Fidanzate dei Pro contro le WSOP: non andateci perché…

Giocatori alle prese con le fidanzate e con le WSOP

Andare a Las Vegas per giocare alle WSOP è sicuramente il desiderio di tantissimi giocatori di poker, che proprio in questi giorni lo stanno realizzando attraverso i vari eventi che hanno appena preso il via. Attenzione però alle fidanzate che vengono lasciate a casa, potrebbero “innervosirsi” per 3 (validi?) motivi.

1- Las Vegas, destinazione troppo lontana per “controllare” il fidanzato

las vegas destinazione lontana
Las Vegas non è dietro l’angolo, soprattutto per noi europei. Una trasferta in Nevada per giocare alle World Series Of Poker, certamente non può durare solo un week end o poco più di qualche giorno. Come la prendono le fidanzate dei poker pro che, o per motivi di lavoro o per altre questioni, non possono seguire la loro dolce metà? Non troppo bene, le donne italiane gelose e passionali, non amano affatto gestire una distanza tanto grande tra loro ed il partner, una distanza dove non si riesce a tenere abbastanza “sott’occhio” la vita del compagno.
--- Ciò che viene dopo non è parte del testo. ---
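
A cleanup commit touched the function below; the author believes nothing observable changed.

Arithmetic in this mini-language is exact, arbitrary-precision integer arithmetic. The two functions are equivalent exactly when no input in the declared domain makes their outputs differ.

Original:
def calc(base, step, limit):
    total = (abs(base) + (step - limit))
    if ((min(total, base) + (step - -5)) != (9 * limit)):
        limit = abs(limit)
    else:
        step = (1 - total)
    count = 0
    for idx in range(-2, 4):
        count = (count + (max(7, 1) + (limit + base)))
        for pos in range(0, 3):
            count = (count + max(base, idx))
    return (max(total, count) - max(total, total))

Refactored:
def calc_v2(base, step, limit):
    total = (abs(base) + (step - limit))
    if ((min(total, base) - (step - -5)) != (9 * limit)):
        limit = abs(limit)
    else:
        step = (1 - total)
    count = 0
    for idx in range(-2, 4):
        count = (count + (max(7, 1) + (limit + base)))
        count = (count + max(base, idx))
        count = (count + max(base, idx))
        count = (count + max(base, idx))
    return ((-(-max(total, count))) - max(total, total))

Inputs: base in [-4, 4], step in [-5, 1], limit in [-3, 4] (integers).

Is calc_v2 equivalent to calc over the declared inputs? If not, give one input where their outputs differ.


Run the pair on base=-4, step=0, limit=-1.
calc: total := 5 | ((min(total, base) + (step - -5)) != (9 * limit)): true | limit := 1 | count := 0 | iter idx=-2: | count := 4 | iter pos=0: | count := 2 | iter pos=1: | count := 0 | iter pos=2: | count := -2 | iter idx=-1: | count := 2 | iter pos=0: | count := 1 | iter pos=1: | count := 0 | iter pos=2: | count := -1 | iter idx=0: | count := 3 | iter pos=0: | count := 3 | iter pos=1: | count := 3 | iter pos=2: | count := 3 | iter idx=1: | count := 7 | iter pos=0: | count := 8 | iter pos=1: | count := 9 | iter pos=2: | count := 10 | iter idx=2: | count := 14 | iter pos=0: | count := 16 | iter pos=1: | count := 18 | iter pos=2: | count := 20 | iter idx=3: | count := 24 | iter pos=0: | count := 27 | iter pos=1: | count := 30 | iter pos=2: | count := 33 | result 28
calc_v2: total := 5 | ((min(total, base) - (step - -5)) != (9 * limit)): false | step := -4 | count := 0 | iter idx=-2: | count := 2 | count := 0 | count := -2 | count := -4 | iter idx=-1: | count := -2 | count := -3 | count := -4 | count := -5 | iter idx=0: | count := -3 | count := -3 | count := -3 | count := -3 | iter idx=1: | count := -1 | count := 0 | count := 1 | count := 2 | iter idx=2: | count := 4 | count := 6 | count := 8 | count := 10 | iter idx=3: | count := 12 | count := 15 | count := 18 | count := 21 | result 16
28 against 16: the behavior changed.
verdict: not equivalent; witness: base=-4, step=0, limit=-1


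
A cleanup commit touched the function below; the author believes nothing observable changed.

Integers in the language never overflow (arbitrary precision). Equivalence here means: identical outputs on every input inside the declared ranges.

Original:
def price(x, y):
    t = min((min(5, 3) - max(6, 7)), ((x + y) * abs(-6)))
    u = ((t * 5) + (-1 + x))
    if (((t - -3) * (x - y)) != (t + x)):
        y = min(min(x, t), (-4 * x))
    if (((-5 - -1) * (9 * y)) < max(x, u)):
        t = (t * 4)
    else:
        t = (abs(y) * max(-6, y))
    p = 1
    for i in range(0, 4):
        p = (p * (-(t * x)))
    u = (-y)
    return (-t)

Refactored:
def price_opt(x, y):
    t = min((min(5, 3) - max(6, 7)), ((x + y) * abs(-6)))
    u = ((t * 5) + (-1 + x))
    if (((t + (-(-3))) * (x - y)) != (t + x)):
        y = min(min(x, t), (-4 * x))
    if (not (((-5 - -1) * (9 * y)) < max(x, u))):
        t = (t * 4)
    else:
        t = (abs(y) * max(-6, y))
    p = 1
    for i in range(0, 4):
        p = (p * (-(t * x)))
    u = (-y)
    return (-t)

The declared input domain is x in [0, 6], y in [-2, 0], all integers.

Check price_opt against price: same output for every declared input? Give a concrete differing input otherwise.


Run the pair on x=0, y=-2.
price: t := -12 | u := -61 | (((t - -3) * (x - y)) != (t + x)): true | y := -12 | (((-5 - -1) * (9 * y)) < max(x, u)): false | t := -72 | p := 1 | iter i=0: | p := 0 | iter i=1: | p := 0 | iter i=2: | p := 0 | iter i=3: | p := 0 | u := 12 | result 72
price_opt: t := -12 | u := -61 | (((t + (-(-3))) * (x - y)) != (t + x)): true | y := -12 | (not (((-5 - -1) * (9 * y)) < max(x, u))): true | t := -48 | p := 1 | iter i=0: | p := 0 | iter i=1: | p := 0 | iter i=2: | p := 0 | iter i=3: | p := 0 | u := 12 | result 48
72 and 48 differ, so these are not the same function on this domain.
verdict: not equivalent; witness: x=0, y=-2


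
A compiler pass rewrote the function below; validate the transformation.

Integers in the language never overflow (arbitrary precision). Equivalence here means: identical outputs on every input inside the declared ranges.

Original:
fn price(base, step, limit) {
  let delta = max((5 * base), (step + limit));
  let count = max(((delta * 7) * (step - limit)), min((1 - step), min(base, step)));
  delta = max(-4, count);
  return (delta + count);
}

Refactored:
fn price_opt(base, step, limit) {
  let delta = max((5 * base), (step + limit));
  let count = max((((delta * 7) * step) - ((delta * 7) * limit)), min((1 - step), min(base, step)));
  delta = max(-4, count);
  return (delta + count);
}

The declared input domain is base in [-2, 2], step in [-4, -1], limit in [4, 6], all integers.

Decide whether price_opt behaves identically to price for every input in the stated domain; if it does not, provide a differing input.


This is a faithful refactor — arithmetic usage differs, and constant usage differs, but the computed results match everywhere.
Tracing base=2, step=-4, limit=6: price: delta = 10; count = -4; delta = -4; return -8 | price_opt: delta = 10; count = -4; delta = -4; return -8 — matching result -8.
Sweeping the whole domain (60 inputs) finds no disagreement.
verdict: equivalent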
Oltretutto la differenza di orario non facilita le comunicazioni telefoniche (magari la fidanzata del player telefona e trova il cellulare spento, non tenendo conto che lì è notte inoltrata o mattino presto). A differenza di altre destinazioni di tornei live più vicine e “gestibili”, Las Vegas potrebbe essere una destinazione da bandire, almeno idealmente, secondo le fidanzate dei Pro. Magari tutte sarebbero d’accordo sul trasferimento delle World Series Of Poker a Venezia..città unica nel suo genere dove trascorrere anche un week end romantico.
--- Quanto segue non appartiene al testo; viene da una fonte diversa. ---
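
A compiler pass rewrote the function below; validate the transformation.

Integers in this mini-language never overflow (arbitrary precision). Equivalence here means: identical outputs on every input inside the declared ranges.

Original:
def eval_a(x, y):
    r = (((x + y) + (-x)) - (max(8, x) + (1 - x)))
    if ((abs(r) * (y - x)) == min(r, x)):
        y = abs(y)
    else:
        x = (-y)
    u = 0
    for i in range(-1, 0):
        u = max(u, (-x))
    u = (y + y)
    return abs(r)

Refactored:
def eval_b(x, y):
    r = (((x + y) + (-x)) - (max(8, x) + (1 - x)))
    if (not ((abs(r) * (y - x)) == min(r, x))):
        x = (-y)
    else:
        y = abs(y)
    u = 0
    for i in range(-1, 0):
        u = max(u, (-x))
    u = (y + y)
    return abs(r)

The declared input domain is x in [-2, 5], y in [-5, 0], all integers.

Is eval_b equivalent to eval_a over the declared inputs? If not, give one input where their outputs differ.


Behavior is preserved: although boolean connective usage differs, the outputs never diverge.
Spot check at x=3, y=-2 — eval_a: r=-8, then ((abs(r) * (y - x)) == min(r, x)) is false, then x=2, then u=0, then (i=-1), then u=0, then u=-4, then returns 8. eval_b: r=-8, then (not ((abs(r) * (y - x)) == min(r, x))) is true, then x=2, then u=0, then (i=-1), then u=0, then u=-4, then returns 8. Both give 8.
Every one of the 48 inputs gives matching results.
verdict: equivalent


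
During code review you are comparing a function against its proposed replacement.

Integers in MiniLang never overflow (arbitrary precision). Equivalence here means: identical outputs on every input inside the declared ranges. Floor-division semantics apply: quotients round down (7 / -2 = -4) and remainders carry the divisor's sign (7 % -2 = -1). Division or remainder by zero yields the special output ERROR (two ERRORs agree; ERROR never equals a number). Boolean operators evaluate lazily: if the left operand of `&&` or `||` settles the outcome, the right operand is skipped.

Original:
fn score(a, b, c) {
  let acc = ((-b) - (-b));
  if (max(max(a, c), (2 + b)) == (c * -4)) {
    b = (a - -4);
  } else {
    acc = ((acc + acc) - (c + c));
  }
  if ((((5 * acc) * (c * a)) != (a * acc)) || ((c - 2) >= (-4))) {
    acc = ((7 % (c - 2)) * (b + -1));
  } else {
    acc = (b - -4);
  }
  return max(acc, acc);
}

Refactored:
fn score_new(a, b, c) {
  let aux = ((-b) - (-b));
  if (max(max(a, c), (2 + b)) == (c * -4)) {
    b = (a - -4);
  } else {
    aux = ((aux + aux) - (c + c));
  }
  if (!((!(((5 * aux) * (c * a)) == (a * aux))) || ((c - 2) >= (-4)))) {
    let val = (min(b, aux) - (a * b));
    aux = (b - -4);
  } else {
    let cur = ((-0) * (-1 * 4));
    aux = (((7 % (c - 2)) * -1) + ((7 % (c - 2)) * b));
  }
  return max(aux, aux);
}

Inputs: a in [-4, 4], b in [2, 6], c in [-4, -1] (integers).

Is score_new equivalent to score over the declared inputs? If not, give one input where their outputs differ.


Differences: boolean connective usage differs; and min/max/abs usage differs; and local variable names differ; and statement counts differ; and constant usage differs; and arithmetic usage differs; and comparison usage differs — yet all 180 inputs agree.
verdict: equivalent


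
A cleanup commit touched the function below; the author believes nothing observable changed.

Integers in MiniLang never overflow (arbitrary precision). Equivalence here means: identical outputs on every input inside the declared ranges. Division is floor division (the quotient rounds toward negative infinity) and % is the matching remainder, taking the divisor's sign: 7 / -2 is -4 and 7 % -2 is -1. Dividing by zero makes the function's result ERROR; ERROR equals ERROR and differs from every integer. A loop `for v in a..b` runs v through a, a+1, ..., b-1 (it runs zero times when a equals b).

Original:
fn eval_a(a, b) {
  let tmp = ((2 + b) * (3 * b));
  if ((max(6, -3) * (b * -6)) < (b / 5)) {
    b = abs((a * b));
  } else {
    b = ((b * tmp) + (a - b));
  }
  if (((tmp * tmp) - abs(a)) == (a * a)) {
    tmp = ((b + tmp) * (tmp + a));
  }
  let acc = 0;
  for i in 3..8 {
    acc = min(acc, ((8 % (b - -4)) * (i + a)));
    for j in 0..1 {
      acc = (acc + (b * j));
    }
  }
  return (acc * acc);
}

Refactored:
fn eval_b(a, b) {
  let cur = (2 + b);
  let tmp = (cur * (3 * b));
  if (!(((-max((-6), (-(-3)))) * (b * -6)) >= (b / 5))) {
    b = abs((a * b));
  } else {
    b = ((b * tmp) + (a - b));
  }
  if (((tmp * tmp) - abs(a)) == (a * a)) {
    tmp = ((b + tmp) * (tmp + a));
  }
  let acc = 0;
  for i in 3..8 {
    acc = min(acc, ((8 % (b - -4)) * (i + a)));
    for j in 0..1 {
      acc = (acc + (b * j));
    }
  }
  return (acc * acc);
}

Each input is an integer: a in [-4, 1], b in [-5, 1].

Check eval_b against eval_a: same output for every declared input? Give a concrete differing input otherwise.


These are not equivalent — on a=-4, b=-5 the outputs split (404496 vs 64).
eval_a: tmp = 45; ((max(6, -3) * (b * -6)) < (b / 5)) -> false; b = -224; (((tmp * tmp) - abs(a)) == (a * a)) -> false; acc = 0; [i=3]; acc = 0; [j=0]; acc = 0; [i=4]; acc = 0; [j=0]; acc = 0; [i=5]; acc = -212; [j=0]; acc = -212; [i=6]; acc = -424; [j=0]; acc = -424; [i=7]; acc = -636; [j=0]; acc = -636; return 404496
eval_b: cur = -3; tmp = 45; (!(((-max((-6), (-(-3)))) * (b * -6)) >= (b / 5))) -> true; b = 20; (((tmp * tmp) - abs(a)) == (a * a)) -> false; acc = 0; [i=3]; acc = -8; [j=0]; acc = -8; [i=4]; acc = -8; [j=0]; acc = -8; [i=5]; acc = -8; [j=0]; acc = -8; [i=6]; acc = -8; [j=0]; acc = -8; [i=7]; acc = -8; [j=0]; acc = -8; return 64
verdict: not equivalent; witness: a=-4, b=-5


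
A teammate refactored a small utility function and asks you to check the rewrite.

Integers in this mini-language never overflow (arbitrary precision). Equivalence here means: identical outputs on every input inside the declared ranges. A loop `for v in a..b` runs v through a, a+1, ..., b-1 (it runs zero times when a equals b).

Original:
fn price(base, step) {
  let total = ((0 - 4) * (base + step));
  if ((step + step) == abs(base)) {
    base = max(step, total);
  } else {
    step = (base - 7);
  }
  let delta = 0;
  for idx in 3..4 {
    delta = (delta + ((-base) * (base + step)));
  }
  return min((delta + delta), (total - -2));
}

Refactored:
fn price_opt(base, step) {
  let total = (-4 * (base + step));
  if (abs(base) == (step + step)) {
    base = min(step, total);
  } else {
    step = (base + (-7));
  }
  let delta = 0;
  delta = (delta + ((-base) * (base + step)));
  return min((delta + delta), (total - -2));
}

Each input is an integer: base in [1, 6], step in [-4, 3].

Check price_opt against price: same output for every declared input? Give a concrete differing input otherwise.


Take base=2, step=1.
price: total becomes -12; next ((step + step) == abs(base)) evaluates to true; next base becomes 1; next delta becomes 0; next at idx=3:; next delta becomes -2; next final value -10
price_opt: total becomes -12; next (abs(base) == (step + step)) evaluates to true; next base becomes -12; next delta becomes 0; next delta becomes -132; next final value -264
-10 against -264: the behavior changed.
verdict: not equivalent; witness: base=2, step=1


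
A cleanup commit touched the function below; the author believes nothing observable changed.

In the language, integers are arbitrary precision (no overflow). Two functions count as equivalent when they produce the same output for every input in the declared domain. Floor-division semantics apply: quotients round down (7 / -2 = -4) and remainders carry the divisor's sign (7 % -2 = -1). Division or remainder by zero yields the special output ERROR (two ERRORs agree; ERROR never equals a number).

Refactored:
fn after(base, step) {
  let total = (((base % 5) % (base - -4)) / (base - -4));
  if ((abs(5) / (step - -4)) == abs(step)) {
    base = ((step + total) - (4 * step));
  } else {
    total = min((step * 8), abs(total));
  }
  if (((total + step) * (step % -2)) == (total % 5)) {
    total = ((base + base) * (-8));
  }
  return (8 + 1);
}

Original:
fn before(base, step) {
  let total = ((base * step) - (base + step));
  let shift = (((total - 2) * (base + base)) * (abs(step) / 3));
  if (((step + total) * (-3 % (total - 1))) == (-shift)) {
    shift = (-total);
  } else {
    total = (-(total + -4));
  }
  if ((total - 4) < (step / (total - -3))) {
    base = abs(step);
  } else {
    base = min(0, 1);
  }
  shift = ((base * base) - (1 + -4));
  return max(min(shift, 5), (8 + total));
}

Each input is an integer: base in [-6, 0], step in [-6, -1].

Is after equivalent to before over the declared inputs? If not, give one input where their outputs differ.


Try base=-6, step=-6.
before: total becomes 48; next shift becomes -1104; next (((step + total) * (-3 % (total - 1))) == (-shift)) evaluates to false; next total becomes -44; next ((total - 4) < (step / (total - -3))) evaluates to true; next base becomes 6; next shift becomes 39; next final value 5
after: total becomes 0; next ((abs(5) / (step - -4)) == abs(step)) evaluates to false; next total becomes -48; next (((total + step) * (step % -2)) == (total % 5)) evaluates to false; next final value 9
5 != 9, so the rewrite changes behavior.
verdict: not equivalent; witness: base=-6, step=-6


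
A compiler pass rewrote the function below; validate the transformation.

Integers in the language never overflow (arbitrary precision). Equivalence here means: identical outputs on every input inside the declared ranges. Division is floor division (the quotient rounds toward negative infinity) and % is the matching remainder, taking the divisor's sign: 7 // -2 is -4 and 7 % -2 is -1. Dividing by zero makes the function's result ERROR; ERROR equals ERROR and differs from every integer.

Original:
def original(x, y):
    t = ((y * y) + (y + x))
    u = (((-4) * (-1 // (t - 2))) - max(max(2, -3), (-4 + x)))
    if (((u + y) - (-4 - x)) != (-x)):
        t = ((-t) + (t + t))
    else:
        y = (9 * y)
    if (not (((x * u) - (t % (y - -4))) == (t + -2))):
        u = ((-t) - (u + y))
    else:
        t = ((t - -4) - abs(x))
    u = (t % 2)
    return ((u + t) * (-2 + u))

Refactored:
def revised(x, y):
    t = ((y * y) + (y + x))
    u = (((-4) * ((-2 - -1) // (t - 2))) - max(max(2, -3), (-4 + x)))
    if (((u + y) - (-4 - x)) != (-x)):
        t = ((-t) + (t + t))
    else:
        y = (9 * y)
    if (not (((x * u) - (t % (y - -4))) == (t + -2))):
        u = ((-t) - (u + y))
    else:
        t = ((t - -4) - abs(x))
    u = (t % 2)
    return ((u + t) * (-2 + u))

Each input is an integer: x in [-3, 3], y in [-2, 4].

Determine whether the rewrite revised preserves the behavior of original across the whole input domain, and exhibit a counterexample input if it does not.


This is a faithful refactor — constant usage differs, and arithmetic usage differs, but the computed results match everywhere.
Spot check at x=3, y=3 — original: t := 15 | u := 2 | (((u + y) - (-4 - x)) != (-x)): true | t := 15 | (not (((x * u) - (t % (y - -4))) == (t + -2))): true | u := -20 | u := 1 | result -16. revised: t := 15 | u := 2 | (((u + y) - (-4 - x)) != (-x)): true | t := 15 | (not (((x * u) - (t % (y - -4))) == (t + -2))): true | u := -20 | u := 1 | result -16. Both give -16.
Checked all 49 inputs in the declared domain: the outputs agree on every one.
verdict: equivalent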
2- Le sexy massaggiatrici: “questione di relax” e di gelosie

massaggi nei tornei
E’ consuetudine nelle sale del Rio All Suite Hotel & Casinò, che venga offerto un servizio di massaggiatrici ai giocatori di poker stanchi per le lunghissime giornate di gioco. I costi variano: da 10$ per 5 minuti, a 20$ per 10 minuti, fino a 50$ per 25 minuti. Non è comunque una questione di soldi e massaggi quanto di rilassarsi grazie alle mani di bellissime ragazze sul proprio collo o sulla propria schiena. Tutte giovani e belle, le massaggiatrici si aggirano tra i tavoli verdi alla ricerca di qualcuno che voglia acquistare i loro servizi. Questo “piccolo particolare” di pensare al proprio fidanzato, che dice di andare a Las Vegas per lavoro, e che si ritrova però a lavorare con una bella ragazza che lo massaggia, alle fidanzate dei giocatori di poker professionisti potrebbe proprio non andare giù. Ecco allora che potrebbe scattare il divieto assoluto per molti giocatori che partono per le WSOP, di farsi massaggiare mentre giocano.. il motivo ufficiale? Solo risparmiare per aver investito al meglio la cifra per cercare fortuna nei mondiali di poker, ovviamente.
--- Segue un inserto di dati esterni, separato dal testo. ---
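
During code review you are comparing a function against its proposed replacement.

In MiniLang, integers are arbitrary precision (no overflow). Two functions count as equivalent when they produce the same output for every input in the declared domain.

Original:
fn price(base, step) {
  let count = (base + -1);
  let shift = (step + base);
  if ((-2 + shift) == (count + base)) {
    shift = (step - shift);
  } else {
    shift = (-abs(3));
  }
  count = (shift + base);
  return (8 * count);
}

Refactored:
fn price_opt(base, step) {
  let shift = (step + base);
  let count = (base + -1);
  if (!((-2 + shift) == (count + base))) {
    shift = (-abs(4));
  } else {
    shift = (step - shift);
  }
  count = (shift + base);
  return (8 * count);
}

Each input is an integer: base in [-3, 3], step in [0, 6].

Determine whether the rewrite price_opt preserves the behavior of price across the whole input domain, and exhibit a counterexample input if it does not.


Consider the input base=-3, step=0.
price: count becomes -4; next shift becomes -3; next ((-2 + shift) == (count + base)) evaluates to false; next shift becomes -3; next count becomes -6; next final value -48
price_opt: shift becomes -3; next count becomes -4; next (!((-2 + shift) == (count + base))) evaluates to true; next shift becomes -4; next count becomes -7; next final value -56
-48 != -56, so the rewrite changes behavior.
verdict: not equivalent; witness: base=-3, step=0


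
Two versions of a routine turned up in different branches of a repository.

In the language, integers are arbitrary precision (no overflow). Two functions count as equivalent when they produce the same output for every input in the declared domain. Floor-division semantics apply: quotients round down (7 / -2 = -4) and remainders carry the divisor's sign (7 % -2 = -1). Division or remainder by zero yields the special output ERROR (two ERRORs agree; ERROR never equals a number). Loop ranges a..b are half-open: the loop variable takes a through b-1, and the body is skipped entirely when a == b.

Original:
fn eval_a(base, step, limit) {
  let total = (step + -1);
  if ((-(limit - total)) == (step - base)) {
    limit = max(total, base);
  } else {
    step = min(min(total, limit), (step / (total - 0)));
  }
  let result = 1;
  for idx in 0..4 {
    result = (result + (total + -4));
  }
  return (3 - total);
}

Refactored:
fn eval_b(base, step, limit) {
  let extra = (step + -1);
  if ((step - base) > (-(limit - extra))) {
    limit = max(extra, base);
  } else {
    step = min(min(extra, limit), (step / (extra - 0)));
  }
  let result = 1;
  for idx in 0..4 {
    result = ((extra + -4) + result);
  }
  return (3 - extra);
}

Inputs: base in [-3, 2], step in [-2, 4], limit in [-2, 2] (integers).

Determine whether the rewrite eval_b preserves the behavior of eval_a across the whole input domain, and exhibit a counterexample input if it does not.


There is a counterexample at base=-3, step=1, limit=-2: ERROR on one side, 3 on the other.
eval_a: total=0, then ((-(limit - total)) == (step - base)) is false, then a zero divisor aborts: ERROR
eval_b: extra=0, then ((step - base) > (-(limit - extra))) is true, then limit=0, then result=1, then (idx=0), then result=-3, then (idx=1), then result=-7, then (idx=2), then result=-11, then (idx=3), then result=-15, then returns 3
verdict: not equivalent; witness: base=-3, step=1, limit=-2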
3- Party in piscina, discoteca, e chi più ne ha più ne metta

Pool Party
Andare a Las Vegas e non pensare a divertirsi ed alle feste è impossibile. Las Vegas è la città del divertimento per eccellenza, dei party in piscina e delle discoteche. Con la stagione calda praticamente tutti gli hotel di Sin City organizzano feste affollate e divertimenti di ogni genere nelle grandi piscine. Si tratta dei “pool party” dove si trovano tantissime signorine in bikini con cocktail in mano e pronte a fare festa. Ecco, questa è un’altra cose che potrebbe non andar affatto bene alle fidanzate dei giocatori di poker che volano a Las Vegas. Le “consorti che rimangono a casa” pensano al loro ragazzo dall’altra parte del pianeta a far festa intorno alla piscina e contornato da tante allegre donzelle, che continua a confermare di esser andato li principalmente “per lavoro”. Ecco allora che molte di loro iniziano a far il conto alla rovescia per il loro ritorno da Las Vega e dalle WSOP, al quale gli proporranno una “valida alternativa” da impiegato dietro una scrivania!